At times I can be independent enough, I don't think 'independence' is necessarily exclusive to either NF's or NT's.


----------



## Murkness (Jul 25, 2010)

Right impression. INTPs the most, I believe.


----------



## lirulin (Apr 16, 2010)

STs and NTs, especially Is because they don't use people as tools. Es may like minions and outsourcing more.
Fs are more likely to understand and even play into the social pressure to help others unnecessarily and be incompetent in return to make others feel good about themselves. Apparently people feel warm and fuzzy about this. (Although most will not see it like that.) Although their primary values/interests can arise independent of others, there is often more give-and-take in their interactions.

I would think Enneagram 5 would be the most independent/detached. INTJs probably most independent, INTPs probably most detached.


----------



## Protagoras (Sep 12, 2010)

NTs in general aren't always individualistic; the extroverted NTs aren't even that individualistic and independent at all. On the other hand: the INTPs are the most non-conformist and psychologically independent of all types and the INTJs are also known to be individualists. I think that you could describe the NTs as following:

*-INTPs*: most socially individualistic of all types, the kind of people who could easily survive as hermits and who make up their own minds about_ everything_ (even when it's clearly not necessary). INTPs are driven by few but strong moral principles which are autonomous to social pressure and will only be changed after they have been logically refuted by the INTP's own logical introspection. (_summary: strong principles, fully autonomous principles and a lack of social needs_).

*-INTJs*: almost as socially independent as INTPs, but more willing to listen to other people (especially when it comes to making plans and leading others). They have strong principles as well, but are willing to be flexible about them if 1) there's a need to be flexible in order for an operation to succeed and/or 2) it _seems_ logical to be more dynamic about their principles. Thus an INTJ (unlike an INTP) doesn't need to fully internalize counter-arguments to his/her principles if the counter-arguments seem reasonable to him; this makes his principles largely autonomous (although not completely) to peer pressure. (_summary: strong principles, mostly autonomous principles and a lack of social needs_)

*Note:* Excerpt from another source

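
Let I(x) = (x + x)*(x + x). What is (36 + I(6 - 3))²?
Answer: 5184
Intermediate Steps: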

*-ENTPs*: socially dependent. Not as critical of other individuals as the INTxs because they have a stronger social need than the introverted NTs. They are flexible about their moral principles, which are semi-autonomous to peer pressure and don't play a major role in either the psyche or the behaviour of an ENTP. An ENTPs externalised principles are constantly changing and are direct reactions to external stimuli.This makes them the most unpredictable of the NTs, but it also makes them dependent of the environment.(_summary: flexible principles, semi-autonomous principles and an abundance of social needs_).
*
-ENTJs*: probably the most socially dependent NTs. ENTJs need others, so that they can lead the others. They want to logically improve and shape their environment/field of operation, which makes them very dependent of this environment. Their moral principles are strong and thus not flexible, but these principles are also grown out of externalization of thoughts. Thus their principles are almost never autonomous to social pressure; they are even based around power struggles, realization of ideas and other forms of social pressure. (_summary: strong principles, non-autonomous principles and relying on social needs_).

CONCLUSION: NTs are too diverse in their degrees and forms of social independence to see independence and individualism as core characteristics of NTs. However, I do think that we are all very strong-willed in our own ways, this strong will is just not always an autonomous, long lasting or well-founded will.


----------